Sad to report that Frazer Madder passed away in hospital on the 16th of November. A name which will be familiar to many of you, but few of you will know the man.
He was one of the founders of the Scottish Motorsport Marshals Club and was one of the men who crewed the Motorsport Rescue units in the early days of the organisation. On that basis you didn't really want to meet Frazer because if you met him on duty during an event that meant you were in trouble!
Frazer was one of a number of regular motor sports Marshals in the early 1970s that realised that motor sport was dangerous, more so for amateur and club racers and rallyists than the professionals at the sport's top level.
At that time the British Racing & Sports Car Club had a Scottish 'division' and some of the northern stalwarts attended a training day at Silverstone in 1970 and there they saw their first ever dedicated Motorsports Rescue unit. That sparked a desire to create a more 'professional' approach to the volunteer support back home in Scotland.
Along with David Swinton, Mike Gascoigne, Iain Ralston and others, Frazer helped to found the Scottish Motorsports Marshals Club in 1976 and a previously unheard of activity was introduced to the volunteers - 'training'.

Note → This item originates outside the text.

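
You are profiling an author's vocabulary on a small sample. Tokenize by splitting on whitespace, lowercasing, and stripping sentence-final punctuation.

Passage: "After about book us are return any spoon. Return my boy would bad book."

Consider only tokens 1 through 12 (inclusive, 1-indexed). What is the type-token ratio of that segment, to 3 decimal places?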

Their first rescue unit was a Ford Transit, donated by Mike Fenwick of Auchentoshan Distillery and it was Frazer who kitted it out - after taking off the Auchentoshan signwriting! In fact he actually kitted out most of the early rescue units himself. He was very much hands-on, designing the interiors, constructing the racking and overseeing the on-board equipment.
He was also part of the team which organised the first ever SMMC motorsports marshals training day at Croft Circuit in 1979. The day's activities have entered into the club's folklore where certain individuals still believe that they hold the lap record at Croft - with a 42 seater coach. The MSA would have a fit at what went on that day, but everyone left Croft having learned a hell of a lot even with their singed eyebrows from the fire rescue demonstration. Yes, it was fun, but there was a serious purpose to the day, and that continues.
On their return, training became a staple part of the club's activities between events, and a surgeon was initially cajoled into attending events to help train the volunteers.
It has been said that he could be a pain in the *rs* at times, but if you want things done, then someone has to take charge and see it through. Otherwise he was relatively quiet. A financial consultant, auditor and accountant by trade, he had more of the 'pencil and calculator' approach to figures - computers were an abomination!
He stood down from active duty around 2009 but his contribution to the sport and improvements in safety are incalculable. Motor sport owes him a huge debt, especially those competitors who required their medical assistance in times of extreme need .
Those early pioneers of the SMMC had a vision. More than that, they actually turned their vision into reality at a time when 'safety' was a bad word in the sport.
He'll be sorely missed by friends and colleagues, but his place and achievements amongst those early visioneers is assured.
Note: His funeral will take place on Thursday 1st December at 2pm at West Lothian Crematorium, Cousland Wood, Starlaw Place, Off Starlaw Road, Livingston EH54 7FD. All are welcome to attend.